Arm on Wednesday announced its next-generation general-purpose CPU cores for datacenter processors. The new Neoverse V3, Neoverse N3, and Neoverse E3 CPU cores are aimed at high-performance computing (HPC), general-purpose CPU instances and infrastructure applications, and edge computing and low-power applications, respectively. Alongside the new cores, Arm is also rolling-out Compute Subsystems (CSS), which consist of CPU cores, memory, I/O, and die-to-die interconnect interfaces to speed up processors' development.

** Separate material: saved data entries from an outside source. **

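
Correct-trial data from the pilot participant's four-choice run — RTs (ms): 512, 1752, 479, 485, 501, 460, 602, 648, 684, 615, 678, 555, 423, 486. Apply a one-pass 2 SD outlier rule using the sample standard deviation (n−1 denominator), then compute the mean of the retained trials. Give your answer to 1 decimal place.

548.3 ms

n = 14, ΣRT = 8880, M = 634.286
Σ(x−M)² = 1437680.86; s = √(1437680.86/13) = 332.552
Cutoffs: 634.286 ± 2·332.552 → [-30.8, 1299.4]
Outside: 1752 → excluded.
Retained (n=13): Σ = 7128, mean = 7128/13 = 548.308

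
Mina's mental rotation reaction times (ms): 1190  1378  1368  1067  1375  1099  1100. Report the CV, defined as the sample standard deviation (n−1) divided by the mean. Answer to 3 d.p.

0.117

n = 7, Σ = 8577, M = 1225.2857
Σ(x−M)² = 124047.429; s = √(124047.429/6) = 143.7865
CV = 143.7865 / 1225.2857 = 0.11735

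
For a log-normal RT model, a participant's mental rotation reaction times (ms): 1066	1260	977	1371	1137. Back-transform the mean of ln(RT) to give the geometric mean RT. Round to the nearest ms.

1154 ms

ln(RT): 6.9717, 7.1389, 6.8845, 7.2233, 7.0361
Mean ln(RT) = 35.2545/5 = 7.05089
Geometric mean = exp(7.05089) = 1153.89 ms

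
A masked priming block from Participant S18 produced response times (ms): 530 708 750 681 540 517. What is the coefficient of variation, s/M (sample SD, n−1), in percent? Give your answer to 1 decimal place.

16.7%

n = 6, Σ = 3726, M = 621.0000
Σ(x−M)² = 53468.000; s = √(53468.000/5) = 103.4099
CV = 103.4099 / 621.0000 = 0.16652 = 16.652%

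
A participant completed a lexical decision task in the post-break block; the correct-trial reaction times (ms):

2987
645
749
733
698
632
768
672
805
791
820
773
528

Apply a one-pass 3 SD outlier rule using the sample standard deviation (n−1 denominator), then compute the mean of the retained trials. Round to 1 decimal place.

n = 13, ΣRT = 11601, M = 892.385
Σ(x−M)² = 4834385.08; s = √(4834385.08/12) = 634.717
Cutoffs: 892.385 ± 3·634.717 → [-1011.8, 2796.5]
Outside: 2987 → excluded.
Retained (n=12): Σ = 8614, mean = 8614/12 = 717.833

717.8 ms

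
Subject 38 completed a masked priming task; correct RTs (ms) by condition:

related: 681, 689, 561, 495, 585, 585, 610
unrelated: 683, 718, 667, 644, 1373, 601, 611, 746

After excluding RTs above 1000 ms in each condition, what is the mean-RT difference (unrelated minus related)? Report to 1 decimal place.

unrelated: exclude 1373
M(related) = 4206/7 = 600.857
M(unrelated) = 4670/7 = 667.143
Difference = 667.143 − 600.857 = 66.286 ms

66.3 ms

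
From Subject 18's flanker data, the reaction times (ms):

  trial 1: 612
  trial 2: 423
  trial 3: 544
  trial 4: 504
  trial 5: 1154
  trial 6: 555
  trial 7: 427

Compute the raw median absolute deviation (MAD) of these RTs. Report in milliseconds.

Sorted: 423, 427, 504, 544, 555, 612, 1154 → median = 544
|x − 544|: 68, 121, 0, 40, 610, 11, 117
Sorted deviations: 0, 11, 40, 68, 117, 121, 610 → MAD = 68

68 ms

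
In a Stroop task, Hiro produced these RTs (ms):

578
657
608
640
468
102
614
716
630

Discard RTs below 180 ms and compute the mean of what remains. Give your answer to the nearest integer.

Excluded: 102
Retained (n=8): Σ = 4911
Mean = 4911/8 = 613.8750

614 ms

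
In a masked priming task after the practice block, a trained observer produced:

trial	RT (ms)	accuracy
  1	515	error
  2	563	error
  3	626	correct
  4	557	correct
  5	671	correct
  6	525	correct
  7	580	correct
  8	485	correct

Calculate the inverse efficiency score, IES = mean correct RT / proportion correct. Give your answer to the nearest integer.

Correct trials (n=6): 626, 557, 671, 525, 580, 485
Mean correct RT = 3444/6 = 574.0000 ms
Proportion correct = 6/8
IES = 574.0000 / (6/8) = 765.333 ms

765 ms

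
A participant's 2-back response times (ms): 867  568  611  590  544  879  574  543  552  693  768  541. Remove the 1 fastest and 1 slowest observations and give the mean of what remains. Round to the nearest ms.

Sorted: 541, 543, 544, 552, 568, 574, 590, 611, 693, 768, 867, 879
Drop lowest 1 (541) and highest 1 (879)
Remaining (n=10): Σ = 6310, mean = 6310/10 = 631.000

631 ms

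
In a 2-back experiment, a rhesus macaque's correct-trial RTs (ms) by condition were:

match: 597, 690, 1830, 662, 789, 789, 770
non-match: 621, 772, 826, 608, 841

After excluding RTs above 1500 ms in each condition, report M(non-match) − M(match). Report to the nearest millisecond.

match: exclude 1830
M(match) = 4297/6 = 716.167
M(non-match) = 3668/5 = 733.600
Difference = 733.600 − 716.167 = 17.433 ms

17 ms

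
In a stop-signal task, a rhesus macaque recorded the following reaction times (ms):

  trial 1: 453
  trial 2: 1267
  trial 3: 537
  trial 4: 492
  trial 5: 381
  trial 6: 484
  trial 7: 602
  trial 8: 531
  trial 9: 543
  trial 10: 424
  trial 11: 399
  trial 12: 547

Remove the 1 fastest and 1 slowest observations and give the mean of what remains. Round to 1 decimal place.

501.2 ms

Sorted: 381, 399, 424, 453, 484, 492, 531, 537, 543, 547, 602, 1267
Drop lowest 1 (381) and highest 1 (1267)
Remaining (n=10): Σ = 5012, mean = 5012/10 = 501.200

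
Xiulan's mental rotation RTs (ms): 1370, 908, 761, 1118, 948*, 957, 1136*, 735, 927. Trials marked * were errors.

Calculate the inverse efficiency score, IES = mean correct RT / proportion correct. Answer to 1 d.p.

1244.6 ms

Correct trials (n=7): 1370, 908, 761, 1118, 957, 735, 927
Mean correct RT = 6776/7 = 968.0000 ms
Proportion correct = 7/9
IES = 968.0000 / (7/9) = 1244.571 ms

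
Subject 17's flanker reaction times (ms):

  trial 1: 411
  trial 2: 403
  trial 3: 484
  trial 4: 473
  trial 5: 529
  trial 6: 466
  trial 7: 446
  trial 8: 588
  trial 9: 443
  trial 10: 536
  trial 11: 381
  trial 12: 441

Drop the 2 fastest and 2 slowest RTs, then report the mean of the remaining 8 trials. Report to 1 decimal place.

461.6 ms

Sorted: 381, 403, 411, 441, 443, 446, 466, 473, 484, 529, 536, 588
Drop lowest 2 (381, 403) and highest 2 (536, 588)
Remaining (n=8): Σ = 3693, mean = 3693/8 = 461.625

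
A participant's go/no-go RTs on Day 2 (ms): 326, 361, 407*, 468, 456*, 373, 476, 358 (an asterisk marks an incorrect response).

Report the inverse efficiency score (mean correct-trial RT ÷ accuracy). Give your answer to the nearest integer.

Correct trials (n=6): 326, 361, 468, 373, 476, 358
Mean correct RT = 2362/6 = 393.6667 ms
Proportion correct = 6/8
IES = 393.6667 / (6/8) = 524.889 ms

525 ms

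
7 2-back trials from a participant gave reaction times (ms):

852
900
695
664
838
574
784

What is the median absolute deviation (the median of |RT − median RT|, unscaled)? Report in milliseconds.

Sorted: 574, 664, 695, 784, 838, 852, 900 → median = 784
|x − 784|: 68, 116, 89, 120, 54, 210, 0
Sorted deviations: 0, 54, 68, 89, 116, 120, 210 → MAD = 89

89 ms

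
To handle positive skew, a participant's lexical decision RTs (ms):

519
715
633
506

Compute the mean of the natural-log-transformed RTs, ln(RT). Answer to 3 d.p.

6.375

ln(RT): 6.2519, 6.5723, 6.4505, 6.2265
Σ ln(RT) = 25.5012
Mean = 25.5012/4 = 6.37530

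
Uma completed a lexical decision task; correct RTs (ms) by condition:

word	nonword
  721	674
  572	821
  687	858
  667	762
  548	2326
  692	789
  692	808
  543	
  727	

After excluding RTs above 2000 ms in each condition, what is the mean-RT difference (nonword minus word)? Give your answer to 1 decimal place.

nonword: exclude 2326
M(word) = 5849/9 = 649.889
M(nonword) = 4712/6 = 785.333
Difference = 785.333 − 649.889 = 135.444 ms

135.4 ms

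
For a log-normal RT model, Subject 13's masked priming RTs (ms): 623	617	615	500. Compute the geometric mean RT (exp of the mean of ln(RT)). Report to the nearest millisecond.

586 ms

ln(RT): 6.4345, 6.4249, 6.4216, 6.2146
Mean ln(RT) = 25.4956/4 = 6.37391
Geometric mean = exp(6.37391) = 586.35 ms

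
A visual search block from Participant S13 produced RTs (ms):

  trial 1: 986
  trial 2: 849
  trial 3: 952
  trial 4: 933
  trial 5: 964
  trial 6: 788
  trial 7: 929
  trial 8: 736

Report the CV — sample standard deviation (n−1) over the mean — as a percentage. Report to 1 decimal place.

10.2%

n = 8, Σ = 7137, M = 892.1250
Σ(x−M)² = 57670.875; s = √(57670.875/7) = 90.7673
CV = 90.7673 / 892.1250 = 0.10174 = 10.174%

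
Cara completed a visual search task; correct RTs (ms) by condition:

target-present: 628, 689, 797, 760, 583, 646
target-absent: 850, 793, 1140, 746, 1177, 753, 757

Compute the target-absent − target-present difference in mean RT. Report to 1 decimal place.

M(target-present) = 4103/6 = 683.833
M(target-absent) = 6216/7 = 888.000
Difference = 888.000 − 683.833 = 204.167 ms

204.2 ms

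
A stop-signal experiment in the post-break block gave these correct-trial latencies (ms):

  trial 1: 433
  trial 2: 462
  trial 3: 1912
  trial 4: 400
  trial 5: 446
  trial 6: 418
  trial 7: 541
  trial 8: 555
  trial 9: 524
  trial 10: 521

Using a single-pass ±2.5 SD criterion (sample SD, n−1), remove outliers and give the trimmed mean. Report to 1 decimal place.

n = 10, ΣRT = 6212, M = 621.200
Σ(x−M)² = 1878145.60; s = √(1878145.60/9) = 456.818
Cutoffs: 621.200 ± 2.5·456.818 → [-520.8, 1763.2]
Outside: 1912 → excluded.
Retained (n=9): Σ = 4300, mean = 4300/9 = 477.778

477.8 ms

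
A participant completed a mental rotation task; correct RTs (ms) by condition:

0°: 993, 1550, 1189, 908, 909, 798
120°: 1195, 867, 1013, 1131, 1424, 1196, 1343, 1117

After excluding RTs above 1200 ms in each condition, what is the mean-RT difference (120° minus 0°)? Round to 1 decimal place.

0°: exclude 1550
120°: exclude 1424, 1343
M(0°) = 4797/5 = 959.400
M(120°) = 6519/6 = 1086.500
Difference = 1086.500 − 959.400 = 127.100 ms

127.1 ms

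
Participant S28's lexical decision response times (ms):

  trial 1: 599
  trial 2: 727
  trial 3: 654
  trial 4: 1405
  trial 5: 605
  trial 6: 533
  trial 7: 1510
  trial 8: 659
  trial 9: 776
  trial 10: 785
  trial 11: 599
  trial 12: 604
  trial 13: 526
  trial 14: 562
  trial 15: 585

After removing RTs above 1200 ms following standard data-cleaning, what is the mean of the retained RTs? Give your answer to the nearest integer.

Excluded: 1405, 1510
Retained (n=13): Σ = 8214
Mean = 8214/13 = 631.8462

632 ms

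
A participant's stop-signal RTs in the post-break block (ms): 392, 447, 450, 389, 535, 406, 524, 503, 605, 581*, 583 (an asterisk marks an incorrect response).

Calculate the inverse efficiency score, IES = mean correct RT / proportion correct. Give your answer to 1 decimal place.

Correct trials (n=10): 392, 447, 450, 389, 535, 406, 524, 503, 605, 583
Mean correct RT = 4834/10 = 483.4000 ms
Proportion correct = 10/11
IES = 483.4000 / (10/11) = 531.740 ms

531.7 ms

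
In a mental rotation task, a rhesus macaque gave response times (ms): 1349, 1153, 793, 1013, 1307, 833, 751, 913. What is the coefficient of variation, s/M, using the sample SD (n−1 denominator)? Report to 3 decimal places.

n = 8, Σ = 8112, M = 1014.0000
Σ(x−M)² = 378368.000; s = √(378368.000/7) = 232.4921
CV = 232.4921 / 1014.0000 = 0.22928

0.229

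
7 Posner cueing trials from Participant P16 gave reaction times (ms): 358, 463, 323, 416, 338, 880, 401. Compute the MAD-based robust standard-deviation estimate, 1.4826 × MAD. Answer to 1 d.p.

Sorted: 323, 338, 358, 401, 416, 463, 880 → median = 401
|x − 401| sorted: 0, 15, 43, 62, 63, 78, 479 → MAD = 62
Robust SD ≈ 1.4826 × 62 = 91.921

91.9 ms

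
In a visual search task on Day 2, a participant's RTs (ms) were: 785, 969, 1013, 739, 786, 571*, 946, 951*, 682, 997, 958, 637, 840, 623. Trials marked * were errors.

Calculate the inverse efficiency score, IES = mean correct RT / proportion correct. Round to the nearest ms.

970 ms

Correct trials (n=12): 785, 969, 1013, 739, 786, 946, 682, 997, 958, 637, 840, 623
Mean correct RT = 9975/12 = 831.2500 ms
Proportion correct = 12/14
IES = 831.2500 / (12/14) = 969.792 ms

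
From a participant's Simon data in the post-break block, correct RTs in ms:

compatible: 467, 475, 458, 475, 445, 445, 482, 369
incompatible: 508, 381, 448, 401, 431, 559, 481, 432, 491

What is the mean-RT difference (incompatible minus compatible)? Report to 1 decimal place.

M(compatible) = 3616/8 = 452.000
M(incompatible) = 4132/9 = 459.111
Difference = 459.111 − 452.000 = 7.111 ms

7.1 ms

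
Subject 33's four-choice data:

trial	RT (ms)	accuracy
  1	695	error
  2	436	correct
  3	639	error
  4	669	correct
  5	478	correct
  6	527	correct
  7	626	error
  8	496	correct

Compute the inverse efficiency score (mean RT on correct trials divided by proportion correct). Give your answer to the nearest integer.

Correct trials (n=5): 436, 669, 478, 527, 496
Mean correct RT = 2606/5 = 521.2000 ms
Proportion correct = 5/8
IES = 521.2000 / (5/8) = 833.920 ms

834 ms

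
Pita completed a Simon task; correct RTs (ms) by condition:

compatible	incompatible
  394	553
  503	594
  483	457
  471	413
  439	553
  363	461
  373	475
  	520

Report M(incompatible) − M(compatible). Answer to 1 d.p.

M(compatible) = 3026/7 = 432.286
M(incompatible) = 4026/8 = 503.250
Difference = 503.250 − 432.286 = 70.964 ms

71.0 ms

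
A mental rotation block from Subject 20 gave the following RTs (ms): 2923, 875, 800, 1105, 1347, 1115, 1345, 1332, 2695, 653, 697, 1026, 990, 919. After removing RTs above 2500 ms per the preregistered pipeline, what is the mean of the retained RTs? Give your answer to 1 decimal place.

1017.0 ms

Excluded: 2695, 2923
Retained (n=12): Σ = 12204
Mean = 12204/12 = 1017.0000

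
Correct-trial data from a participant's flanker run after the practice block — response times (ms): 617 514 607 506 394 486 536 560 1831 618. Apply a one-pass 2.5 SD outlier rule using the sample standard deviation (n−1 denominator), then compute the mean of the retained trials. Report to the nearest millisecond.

538 ms

n = 10, ΣRT = 6669, M = 666.900
Σ(x−M)² = 1548626.90; s = √(1548626.90/9) = 414.813
Cutoffs: 666.900 ± 2.5·414.813 → [-370.1, 1703.9]
Outside: 1831 → excluded.
Retained (n=9): Σ = 4838, mean = 4838/9 = 537.556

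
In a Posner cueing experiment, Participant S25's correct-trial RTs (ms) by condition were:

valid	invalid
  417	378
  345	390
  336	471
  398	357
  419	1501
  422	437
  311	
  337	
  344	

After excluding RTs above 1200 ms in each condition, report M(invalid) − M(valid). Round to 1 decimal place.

36.7 ms

invalid: exclude 1501
M(valid) = 3329/9 = 369.889
M(invalid) = 2033/5 = 406.600
Difference = 406.600 − 369.889 = 36.711 ms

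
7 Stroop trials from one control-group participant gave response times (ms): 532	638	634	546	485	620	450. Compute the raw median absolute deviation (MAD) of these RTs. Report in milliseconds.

74 ms

Sorted: 450, 485, 532, 546, 620, 634, 638 → median = 546
|x − 546|: 14, 92, 88, 0, 61, 74, 96
Sorted deviations: 0, 14, 61, 74, 88, 92, 96 → MAD = 74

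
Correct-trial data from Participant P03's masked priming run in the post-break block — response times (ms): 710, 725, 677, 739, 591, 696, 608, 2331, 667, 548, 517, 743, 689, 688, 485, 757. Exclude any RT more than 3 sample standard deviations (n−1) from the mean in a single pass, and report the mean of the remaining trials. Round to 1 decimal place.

n = 16, ΣRT = 12171, M = 760.688
Σ(x−M)² = 2733639.44; s = √(2733639.44/15) = 426.899
Cutoffs: 760.688 ± 3·426.899 → [-520.0, 2041.4]
Outside: 2331 → excluded.
Retained (n=15): Σ = 9840, mean = 9840/15 = 656.000

656.0 ms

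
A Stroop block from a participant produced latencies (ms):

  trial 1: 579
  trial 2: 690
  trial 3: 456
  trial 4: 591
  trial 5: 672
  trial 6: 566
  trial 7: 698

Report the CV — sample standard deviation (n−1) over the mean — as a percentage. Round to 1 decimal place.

n = 7, Σ = 4252, M = 607.4286
Σ(x−M)² = 44915.714; s = √(44915.714/6) = 86.5214
CV = 86.5214 / 607.4286 = 0.14244 = 14.244%

14.2%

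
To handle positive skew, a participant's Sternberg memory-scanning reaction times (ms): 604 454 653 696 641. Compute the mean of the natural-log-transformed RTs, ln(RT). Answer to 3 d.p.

ln(RT): 6.4036, 6.1181, 6.4816, 6.5453, 6.4630
Σ ln(RT) = 32.0116
Mean = 32.0116/5 = 6.40233

6.402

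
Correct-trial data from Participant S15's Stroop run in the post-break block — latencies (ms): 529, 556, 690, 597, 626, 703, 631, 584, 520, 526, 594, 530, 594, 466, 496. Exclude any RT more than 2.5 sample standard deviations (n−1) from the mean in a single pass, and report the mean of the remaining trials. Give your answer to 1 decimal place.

576.1 ms

n = 15, ΣRT = 8642, M = 576.133
Σ(x−M)² = 64663.73; s = √(64663.73/14) = 67.962
Cutoffs: 576.133 ± 2.5·67.962 → [406.2, 746.0]
No RTs fall outside the cutoffs; all 15 retained. Mean = 8642/15 = 576.133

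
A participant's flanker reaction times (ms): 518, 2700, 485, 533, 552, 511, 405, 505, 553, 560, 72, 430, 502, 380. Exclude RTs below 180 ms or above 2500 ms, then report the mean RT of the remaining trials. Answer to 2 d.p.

Excluded: 72, 2700
Retained (n=12): Σ = 5934
Mean = 5934/12 = 494.5000

494.50 ms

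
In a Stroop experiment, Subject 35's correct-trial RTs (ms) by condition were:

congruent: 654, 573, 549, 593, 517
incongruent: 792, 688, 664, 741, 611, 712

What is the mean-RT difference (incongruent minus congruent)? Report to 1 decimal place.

124.1 ms

M(congruent) = 2886/5 = 577.200
M(incongruent) = 4208/6 = 701.333
Difference = 701.333 − 577.200 = 124.133 ms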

Arm's Neoverse Compute Subsystems (CSS) are integrated and verified platforms that bring together all the key components required for the heart of a system-on-chip (SoC). These subsystems are designed to provide a starting point for building custom solutions, enabling Arm's partners to enhance CSS with their own IP and introduce their designs to market rapidly, as the company expects it to take about nine months from design start to tape out. A CSS includes the CPU core complex, memory, and I/O interfaces, and is optimized for specific use cases across a particular market segment — such as cloud computing, networking, and AI.
By using CSS, partners can focus on system-level and workload-specific differentiation, while leveraging Arm's technology for its underlying compute capabilities. Meanwhile, Arm's Neoverse CSS supports Arm Total Design (a package of IPs from 20 Arm's partners) as well as Arm's Chiplet System Architecture CSA and UCIe interfaces for stitching a CSS with a compatible third-party silicon.
Arm's Neoverse V3 is the company's highest-performing CPU core ever. The core is based on the Armv9-A (v9.2) instructions set architecture (ISA) enhanced with SVE2 SIMD extension and equipped with 64KB + 64KB (instructions + data) L1 cache as well as 1MB/2MB/3MB L2 cache with ECC capability.
Arm says that depending on the workload, a simulated 32-core Neoverse V3 offers a 9% - 16% performance uplift compared to a simulated 32-core Neoverse V2 in typical server workloads, which looks quite decent considering we're talking about cores that compete against AMD's Zen 4 and Intel's Raptor Cove — and we rarely see huge generation-to-generation performance upticks on this market. The new Neoverse V3 processor can offer a whopping 84% performance improvement over the Neoverse V2 in AI data analytics, according to simulations by Arm. This is, of course, a major improvement, and will attract attention to the core.
What is important is that, along with the Neoverse V3 core itself, Arm is rolling out its Neoverse V3 Compute Subsystem (CSS), which includes 64 Neoverse V3 cores (with SVE/SVE2, BFloat16, and INT8 MatMul support), a memory subsystem with 12-channel DDR5/LPDDR5 and HBM memory support, 64-lanes of PCIe Gen5 with CXL support, die-to-die interconnects, UCIe 1.1, and/or custom PHYs. The Neoverse V3 can scale to 128 cores per socket — enabling fairly formidable server CPUs.
When it comes to Arm's Neoverse N3 core, these are the company's first Armv9.2-based cores for general-purpose CPU instances and infrastructure applications that have to offer a balance between performance and power consumption. These Armv9.2 cores with SVE2 can be equipped with 32KB/64KB + 32KB/64KB (instructions + data) L1 cache as well as 128KB – 2MB L2 cache with ECC capability.
From performance point of view, Arm claims that a simulated 32-core Neoverse N3 processor outperforms a simulated 32-core Neoverse N2 processor by 9% to 30% — depending on the workload — which is quite good. In AI data analytics, the simulated Neoverse N3-based SoC is 196% faster than the simulated Neoverse N2 chip.
Arm's Neoverse CSS N3 is aimed at workloads that do not need performance at all costs, so one N3 Compute Subsystem packs 32 N3 cores, four 40-bit DDR5/LPDDR5 memory channels, 32 PCIe Gen5 lanes with CXL support, high-speed die-to-die links, and UCI 1.1 support. Such a solution has a TDP of 40W, according to Arm, which did not elaborate on process technology used.
So far, Arm's Neoverse CSS has been adopted by Microsoft for its Cobalt 100 general-purpose server processor. However, Arm expects considerably broader adoption of its CSS offerings going forward.